La maculopathie diabétique est causée par l’apparition d’un oedème à la macula, soit de l’eau qui infiltre la macula et entraîne une baisse de vision qui peut être sévère et après plusieurs mois ou années, engendrer une dégénérescence de la rétine. Cette maladie nécessite une analyse du fond d’oeil et OCT de la macula. Le traitement, qui consiste à faire des injections intravitréennes, est onéreux. Il varie entre Rs 15 000 et Rs 200 000 pour l’injection. Les traitements et le suivi ne sont pas les mêmes dans le cas de ces deux types de maladies. « Le patient diabétique doit impérativement avoir une surveillance annuelle, notamment un dépistage et un examen du fond d’oeil.

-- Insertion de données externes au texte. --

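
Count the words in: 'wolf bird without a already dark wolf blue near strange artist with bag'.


Counting words by splitting on spaces:
  Word 1: 'wolf'
  Word 2: 'bird'
  Word 3: 'without'
  Word 4: 'a'
  Word 5: 'already'
  Word 6: 'dark'
  Word 7: 'wolf'
  Word 8: 'blue'
  Word 9: 'near'
  Word 10: 'strange'
  Word 11: 'artist'
  Word 12: 'with'
  Word 13: 'bag'
Total words: 13

13


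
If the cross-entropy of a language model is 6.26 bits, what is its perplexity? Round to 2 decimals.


Perplexity formula: PP = 2^H
H = 6.26
PP = 2^6.26
Decompose: 2^6.26 = 2^6 * 2^0.26
2^6 = 64, 2^0.26 ~ 1.1974787
PP ~ 64 * 1.1974787 = 76.6386368
Rounded to 2 decimals: 76.64

76.64


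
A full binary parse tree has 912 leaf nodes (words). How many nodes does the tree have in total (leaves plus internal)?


Leaf nodes (terminals): 912
Internal nodes = n - 1 = 912 - 1 = 911
Total = leaves + internal = 912 + 911 = 1823

1823


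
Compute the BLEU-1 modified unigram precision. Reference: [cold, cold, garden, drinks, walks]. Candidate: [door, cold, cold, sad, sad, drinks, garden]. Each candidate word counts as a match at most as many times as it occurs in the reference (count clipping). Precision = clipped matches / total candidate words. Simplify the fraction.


Reference word counts: {'cold': 2, 'drinks': 1, 'garden': 1, 'walks': 1}
Checking each candidate word (with clipping):
  'door' -> not in reference -> no match (matches: 0)
  'cold' -> in reference (ref count 2, used 1/2) -> match (matches: 1)
  'cold' -> in reference (ref count 2, used 2/2) -> match (matches: 2)
  'sad' -> not in reference -> no match (matches: 2)
  'sad' -> not in reference -> no match (matches: 2)
  'drinks' -> in reference (ref count 1, used 1/1) -> match (matches: 3)
  'garden' -> in reference (ref count 1, used 1/1) -> match (matches: 4)
Clipped matches: 4, Candidate length: 7
Precision = 4/7

4/7


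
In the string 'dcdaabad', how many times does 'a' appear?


Scanning 'dcdaabad' for 'a':
  Position 3: 'a' -> MATCH (count: 1)
  Position 4: 'a' -> MATCH (count: 2)
  Position 6: 'a' -> MATCH (count: 3)
Total occurrences of 'a': 3

3


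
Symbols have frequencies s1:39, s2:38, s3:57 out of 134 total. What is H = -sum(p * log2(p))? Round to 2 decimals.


Computing entropy H = -sum(p_i * log2(p_i)):
  s1: p = 39/134 = 0.2910, -p*log2(p) = 0.5183
  s2: p = 38/134 = 0.2836, -p*log2(p) = 0.5156
  s3: p = 57/134 = 0.4254, -p*log2(p) = 0.5246
H = sum of terms = 1.5585
Rounded to 2 decimals: 1.56

1.56


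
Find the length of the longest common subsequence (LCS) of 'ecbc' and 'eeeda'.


DP table for LCS of 'ecbc' and 'eeeda':
       e  e  e  d  a
    0  0  0  0  0  0
  e 0  1  1  1  1  1
  c 0  1  1  1  1  1
  b 0  1  1  1  1  1
  c 0  1  1  1  1  1
LCS: 'e'
LCS length = 1

1


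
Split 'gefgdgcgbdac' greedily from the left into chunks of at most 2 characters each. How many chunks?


'gefgdgcgbdac' has 12 characters.
Chunking with max size 2:
  Chunk 1: 'ge' (positions 0-1)
  Chunk 2: 'fg' (positions 2-3)
  Chunk 3: 'dg' (positions 4-5)
  Chunk 4: 'cg' (positions 6-7)
  Chunk 5: 'bd' (positions 8-9)
  Chunk 6: 'ac' (positions 10-11)
Total chunks: ceil(12 / 2) = 6

6


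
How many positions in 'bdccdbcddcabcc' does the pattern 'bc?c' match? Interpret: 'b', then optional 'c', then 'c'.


Pattern: bc?c means 'b', then optional 'c', then 'c'.
Scanning 'bdccdbcddcabcc' position-by-position:
  Pos 0: window 'bdc' -> no
  Pos 1: window 'dcc' -> no
  Pos 2: window 'ccd' -> no
  Pos 3: window 'cdb' -> no
  Pos 4: window 'dbc' -> no
  Pos 5: window 'bcd' -> MATCH
  Pos 6: window 'cdd' -> no
  Pos 7: window 'ddc' -> no
  Pos 8: window 'dca' -> no
  Pos 9: window 'cab' -> no
  Pos 10: window 'abc' -> no
  Pos 11: window 'bcc' -> MATCH
  Pos 12: window 'cc' -> no
  Pos 13: window 'c' -> no
Total matches: 2

2


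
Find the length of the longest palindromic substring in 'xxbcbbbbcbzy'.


Scanning 'xxbcbbbbcbzy' for palindromic substrings.
Substring at positions 2-9: 'bcbbbbcb'.
Check: reverse('bcbbbbcb') = 'bcbbbbcb' -> palindrome confirmed.
Neighbouring characters ('x' / 'z') break symmetry, so it cannot extend further.
No longer palindromic substring exists; longest length = 8

8


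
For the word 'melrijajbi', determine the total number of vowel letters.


Scanning each character of 'melrijajbi':
  Position 1: 'm' -> consonant (running count: 0)
  Position 2: 'e' -> vowel (running count: 1)
  Position 3: 'l' -> consonant (running count: 1)
  Position 4: 'r' -> consonant (running count: 1)
  Position 5: 'i' -> vowel (running count: 2)
  Position 6: 'j' -> consonant (running count: 2)
  Position 7: 'a' -> vowel (running count: 3)
  Position 8: 'j' -> consonant (running count: 3)
  Position 9: 'b' -> consonant (running count: 3)
  Position 10: 'i' -> vowel (running count: 4)
Total vowels: 4

4


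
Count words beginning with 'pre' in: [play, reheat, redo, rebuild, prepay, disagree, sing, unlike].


Checking each word for prefix 'pre':
  'play' -> no (count: 0)
  'reheat' -> no (count: 0)
  'redo' -> no (count: 0)
  'rebuild' -> no (count: 0)
  'prepay' -> YES, starts with 'pre' (count: 1)
  'disagree' -> no (count: 1)
  'sing' -> no (count: 1)
  'unlike' -> no (count: 1)
Total with prefix 'pre': 1

1


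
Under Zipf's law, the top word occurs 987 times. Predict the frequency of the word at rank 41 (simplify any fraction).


Zipf's law: freq(rank) = f1 / rank
f1 = 987, rank = 41
freq = 987 / 41
GCD(987, 41) = 1
Simplified: 987/41

987/41


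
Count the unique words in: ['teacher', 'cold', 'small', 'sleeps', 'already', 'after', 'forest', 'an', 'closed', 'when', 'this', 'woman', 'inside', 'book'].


Listing all tokens and tracking unique types:
  Token 1: 'teacher' -> NEW (unique so far: 1)
  Token 2: 'cold' -> NEW (unique so far: 2)
  Token 3: 'small' -> NEW (unique so far: 3)
  Token 4: 'sleeps' -> NEW (unique so far: 4)
  Token 5: 'already' -> NEW (unique so far: 5)
  Token 6: 'after' -> NEW (unique so far: 6)
  Token 7: 'forest' -> NEW (unique so far: 7)
  Token 8: 'an' -> NEW (unique so far: 8)
  Token 9: 'closed' -> NEW (unique so far: 9)
  Token 10: 'when' -> NEW (unique so far: 10)
  Token 11: 'this' -> NEW (unique so far: 11)
  Token 12: 'woman' -> NEW (unique so far: 12)
  Token 13: 'inside' -> NEW (unique so far: 13)
  Token 14: 'book' -> NEW (unique so far: 14)
Unique types: ('after', 'already', 'an', 'book', 'closed', 'cold', 'forest', 'inside', 'sleeps', 'small', 'teacher', 'this', 'when', 'woman')
Vocabulary size: 14

14


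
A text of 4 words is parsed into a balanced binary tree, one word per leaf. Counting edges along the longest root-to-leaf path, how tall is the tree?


In a balanced binary tree with n leaves the deepest leaf is ceil(log2(n)) edges below the root.
log2(4) = 2.0000
ceil(2.0000) = 2
height (edges) = 2

2


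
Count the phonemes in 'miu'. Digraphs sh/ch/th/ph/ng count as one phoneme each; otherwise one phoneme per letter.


Parsing 'miu' greedily, digraphs first:
  'm' -> consonant phoneme (phonemes so far: 1)
  'i' -> vowel phoneme (phonemes so far: 2)
  'u' -> vowel phoneme (phonemes so far: 3)
Total phonemes: 3

3


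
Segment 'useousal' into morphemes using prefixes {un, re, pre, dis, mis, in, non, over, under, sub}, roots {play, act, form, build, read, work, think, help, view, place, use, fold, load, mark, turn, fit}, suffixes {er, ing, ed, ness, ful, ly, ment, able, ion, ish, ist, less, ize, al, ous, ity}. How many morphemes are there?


Segmenting 'useousal' against the inventory:
  'use' -> root (morpheme 1)
  'ous' -> suffix (morpheme 2)
  'al' -> suffix (morpheme 3)
Total morphemes: 3

3


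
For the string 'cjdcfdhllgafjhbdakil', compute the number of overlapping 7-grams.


String 'cjdcfdhllgafjhbdakil' has length L = 20.
Number of overlapping n-grams = L - n + 1
Substituting: 20 - 7 + 1 = 14

14


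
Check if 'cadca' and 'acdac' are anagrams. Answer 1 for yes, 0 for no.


Sort characters of 'cadca': 'aaccd'
Sort characters of 'acdac': 'aaccd'
Sorted forms match -> they ARE anagrams
Result: 1

1


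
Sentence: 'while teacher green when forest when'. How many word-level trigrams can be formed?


Word trigrams from [6] words:
  Trigram 1: (while teacher green)
  Trigram 2: (teacher green when)
  Trigram 3: (green when forest)
  Trigram 4: (when forest when)
Total word trigrams: 6 - 2 = 4

4


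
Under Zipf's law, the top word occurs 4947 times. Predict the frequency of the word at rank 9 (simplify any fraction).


Zipf's law: freq(rank) = f1 / rank
f1 = 4947, rank = 9
freq = 4947 / 9
GCD(4947, 9) = 3
Simplified: 1649/3

1649/3


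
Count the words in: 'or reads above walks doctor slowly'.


Counting words by splitting on spaces:
  Word 1: 'or'
  Word 2: 'reads'
  Word 3: 'above'
  Word 4: 'walks'
  Word 5: 'doctor'
  Word 6: 'slowly'
Total words: 6

6


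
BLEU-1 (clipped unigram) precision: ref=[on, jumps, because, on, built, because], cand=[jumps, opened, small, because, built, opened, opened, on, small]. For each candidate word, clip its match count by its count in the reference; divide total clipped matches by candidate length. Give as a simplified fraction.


Reference word counts: {'because': 2, 'built': 1, 'jumps': 1, 'on': 2}
Checking each candidate word (with clipping):
  'jumps' -> in reference (ref count 1, used 1/1) -> match (matches: 1)
  'opened' -> not in reference -> no match (matches: 1)
  'small' -> not in reference -> no match (matches: 1)
  'because' -> in reference (ref count 2, used 1/2) -> match (matches: 2)
  'built' -> in reference (ref count 1, used 1/1) -> match (matches: 3)
  'opened' -> not in reference -> no match (matches: 3)
  'opened' -> not in reference -> no match (matches: 3)
  'on' -> in reference (ref count 2, used 1/2) -> match (matches: 4)
  'small' -> not in reference -> no match (matches: 4)
Clipped matches: 4, Candidate length: 9
Precision = 4/9

4/9


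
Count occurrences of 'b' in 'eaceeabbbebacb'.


Scanning 'eaceeabbbebacb' for 'b':
  Position 6: 'b' -> MATCH (count: 1)
  Position 7: 'b' -> MATCH (count: 2)
  Position 8: 'b' -> MATCH (count: 3)
  Position 10: 'b' -> MATCH (count: 4)
  Position 13: 'b' -> MATCH (count: 5)
Total occurrences of 'b': 5

5


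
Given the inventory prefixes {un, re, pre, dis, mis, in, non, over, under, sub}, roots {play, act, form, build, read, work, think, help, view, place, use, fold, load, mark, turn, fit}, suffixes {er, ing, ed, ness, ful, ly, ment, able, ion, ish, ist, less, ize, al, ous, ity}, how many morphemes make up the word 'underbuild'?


Segmenting 'underbuild' against the inventory:
  'under' -> prefix (morpheme 1)
  'build' -> root (morpheme 2)
Total morphemes: 2

2


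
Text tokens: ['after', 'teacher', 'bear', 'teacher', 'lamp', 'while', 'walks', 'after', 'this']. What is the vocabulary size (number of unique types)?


Listing all tokens and tracking unique types:
  Token 1: 'after' -> NEW (unique so far: 1)
  Token 2: 'teacher' -> NEW (unique so far: 2)
  Token 3: 'bear' -> NEW (unique so far: 3)
  Token 4: 'teacher' -> duplicate (unique so far: 3)
  Token 5: 'lamp' -> NEW (unique so far: 4)
  Token 6: 'while' -> NEW (unique so far: 5)
  Token 7: 'walks' -> NEW (unique so far: 6)
  Token 8: 'after' -> duplicate (unique so far: 6)
  Token 9: 'this' -> NEW (unique so far: 7)
Unique types: ('after', 'bear', 'lamp', 'teacher', 'this', 'walks', 'while')
Vocabulary size: 7

7


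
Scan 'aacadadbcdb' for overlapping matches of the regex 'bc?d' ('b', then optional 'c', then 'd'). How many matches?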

Le rythme de surveillance sera adapté en fonction du stade de la maladie. Une opération sera nécessaire pour sauver l’oeil et les résultats dépendront du stade de gravité du patient ».
Le glaucome : la maladie silencieuse
Le glaucome est une maladie fréquente pouvant engendrer la cécité de la vue. C’est aussi une maladie silencieuse qui se développe insidieusement. « Le glaucome est une maladie oculaire dégénérative qui affecte le nerf optique et entraîne une réduction progressive et irrémédiable du champ de vision. Comme un ballon trop gonflé, la pression de l’oeil va écraser les fibres optiques qui constituent le nerf optique transmettant des informations au cerveau. Cette pression cause la perte de ces fibres de manière accélérée et baisse la vision jusqu’à la perte de vue. » Les causes du glaucome sont multifactorielles et de nombreuses maladies oculaires peuvent causer le glaucome.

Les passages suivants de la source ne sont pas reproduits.